The Harvard Phi Beta Kappa Society's selection of new junior and senior members will not be affected by academic inflation, L. Fred Jewett '57, graduate secretary of the society's Harvard chapter, said yesterday.
An epidemic of high grades at colleges across the country has forced some chapters to add extra criteria to their evaluation procedures. Carl Billman '35, secretary of the United Chapters of Phi Beta Kappa, said in an interview last week that the increase in Phi Beta Kappa level scores reflected not an increase in the numbers of those qualified for the academic society, but the tendency of some teachers opposed to grading to give A's to everyone.
According to Dean Whitlock there has been a steady "inflation" of grades at Harvard over the years, increasing the number of students above the cut-off for Phi Beta Kappa, which is an academic average of 13.00, or between B-plus and A-minus.
Jewett said this trend "should not have any effect" on the selection of members for the society's chapter here.
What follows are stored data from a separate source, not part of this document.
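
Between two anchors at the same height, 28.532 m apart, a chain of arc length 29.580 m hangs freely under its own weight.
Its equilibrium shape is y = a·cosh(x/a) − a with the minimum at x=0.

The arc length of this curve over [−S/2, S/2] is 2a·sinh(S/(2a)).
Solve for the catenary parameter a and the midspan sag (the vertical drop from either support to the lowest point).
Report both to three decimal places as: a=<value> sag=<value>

a=30.555 sag=3.391

seed: a₀ = √(S³/(24(L−S))) = √(28.532³/(24·1.048)) = 30.388696
iter 1: u=0.469451  f(a)=+1.161e-02  f'(a)=-7.051e-02  a ← 30.388696 − (+1.161e-02/-7.051e-02) = 30.553349
iter 2: u=0.466921  f(a)=+9.503e-05  f'(a)=-6.936e-02  a ← 30.553349 − (+9.503e-05/-6.936e-02) = 30.554719
iter 3: u=0.466900  f(a)=+6.484e-09  f'(a)=-6.935e-02  a ← 30.554719 − (+6.484e-09/-6.935e-02) = 30.554720
iter 4: u=0.466900  f(a)=+3.553e-15  f'(a)=-6.935e-02  a ← 30.554720 − (+3.553e-15/-6.935e-02) = 30.554720
converged: |Δa| < 1e-12 after 4 iterations
sag = a·(cosh(S/(2a)) − 1) = 30.554720·(cosh(0.466900) − 1) = 3.391340
T_max/T_min = cosh(S/(2a)) = 1.110992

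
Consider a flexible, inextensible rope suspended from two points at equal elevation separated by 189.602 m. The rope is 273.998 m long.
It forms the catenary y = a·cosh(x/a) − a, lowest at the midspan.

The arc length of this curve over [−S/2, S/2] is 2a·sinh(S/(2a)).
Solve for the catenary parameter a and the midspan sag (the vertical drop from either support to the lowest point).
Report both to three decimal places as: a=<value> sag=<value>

seed: a₀ = √(S³/(24(L−S))) = √(189.602³/(24·84.396)) = 58.009326
iter 1: u=1.634237  f(a)=+1.201e+01  f'(a)=-3.765e+00  a ← 58.009326 − (+1.201e+01/-3.765e+00) = 61.200459
iter 2: u=1.549024  f(a)=+1.063e+00  f'(a)=-3.126e+00  a ← 61.200459 − (+1.063e+00/-3.126e+00) = 61.540408
iter 3: u=1.540468  f(a)=+1.009e-02  f'(a)=-3.067e+00  a ← 61.540408 − (+1.009e-02/-3.067e+00) = 61.543700
iter 4: u=1.540385  f(a)=+9.301e-07  f'(a)=-3.066e+00  a ← 61.543700 − (+9.301e-07/-3.066e+00) = 61.543700
iter 5: u=1.540385  f(a)=+0.000e+00  f'(a)=-3.066e+00  a ← 61.543700 − (+0.000e+00/-3.066e+00) = 61.543700
converged: |Δa| < 1e-12 after 5 iterations
sag = a·(cosh(S/(2a)) − 1) = 61.543700·(cosh(1.540385) − 1) = 88.644026
T_max/T_min = cosh(S/(2a)) = 2.440343

a=61.544 sag=88.644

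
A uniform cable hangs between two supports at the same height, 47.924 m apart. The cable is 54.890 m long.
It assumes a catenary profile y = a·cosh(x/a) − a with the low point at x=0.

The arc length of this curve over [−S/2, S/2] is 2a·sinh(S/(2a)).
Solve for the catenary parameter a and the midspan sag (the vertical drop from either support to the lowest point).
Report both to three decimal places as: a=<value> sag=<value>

a=26.200 sag=11.743

seed: a₀ = √(S³/(24(L−S))) = √(47.924³/(24·6.966)) = 25.658557
iter 1: u=0.933879  f(a)=+3.101e-01  f'(a)=-5.918e-01  a ← 25.658557 − (+3.101e-01/-5.918e-01) = 26.182606
iter 2: u=0.915188  f(a)=+9.756e-03  f'(a)=-5.551e-01  a ← 26.182606 − (+9.756e-03/-5.551e-01) = 26.200181
iter 3: u=0.914574  f(a)=+1.035e-05  f'(a)=-5.539e-01  a ← 26.200181 − (+1.035e-05/-5.539e-01) = 26.200200
iter 4: u=0.914573  f(a)=+1.167e-11  f'(a)=-5.539e-01  a ← 26.200200 − (+1.167e-11/-5.539e-01) = 26.200200
converged: |Δa| < 1e-12 after 4 iterations
sag = a·(cosh(S/(2a)) − 1) = 26.200200·(cosh(0.914573) − 1) = 11.742896
T_max/T_min = cosh(S/(2a)) = 1.448199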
Its charter limits the number of new members to ten per cent of the graduating class, he added.
Phi Beta Kappa seniors customarily elect in April twelve out of the junior class's twenty-four top students. The next December this group elects a senior twenty-four, chosen from among the fifty leading students in the class.
Before graduation the chapter's incumbent members elect the largest group of all, usually filling out the ten per cent quota, or approximately 116 members annually. This final group comes from the top 200 members of the class, those graduating magna cum laude and others with special departmental recommendations.
"The members of Phi Beta Kappa," Jewett said, "are clearly knowledgeable of the quality and grading of the courses on a student's transcript."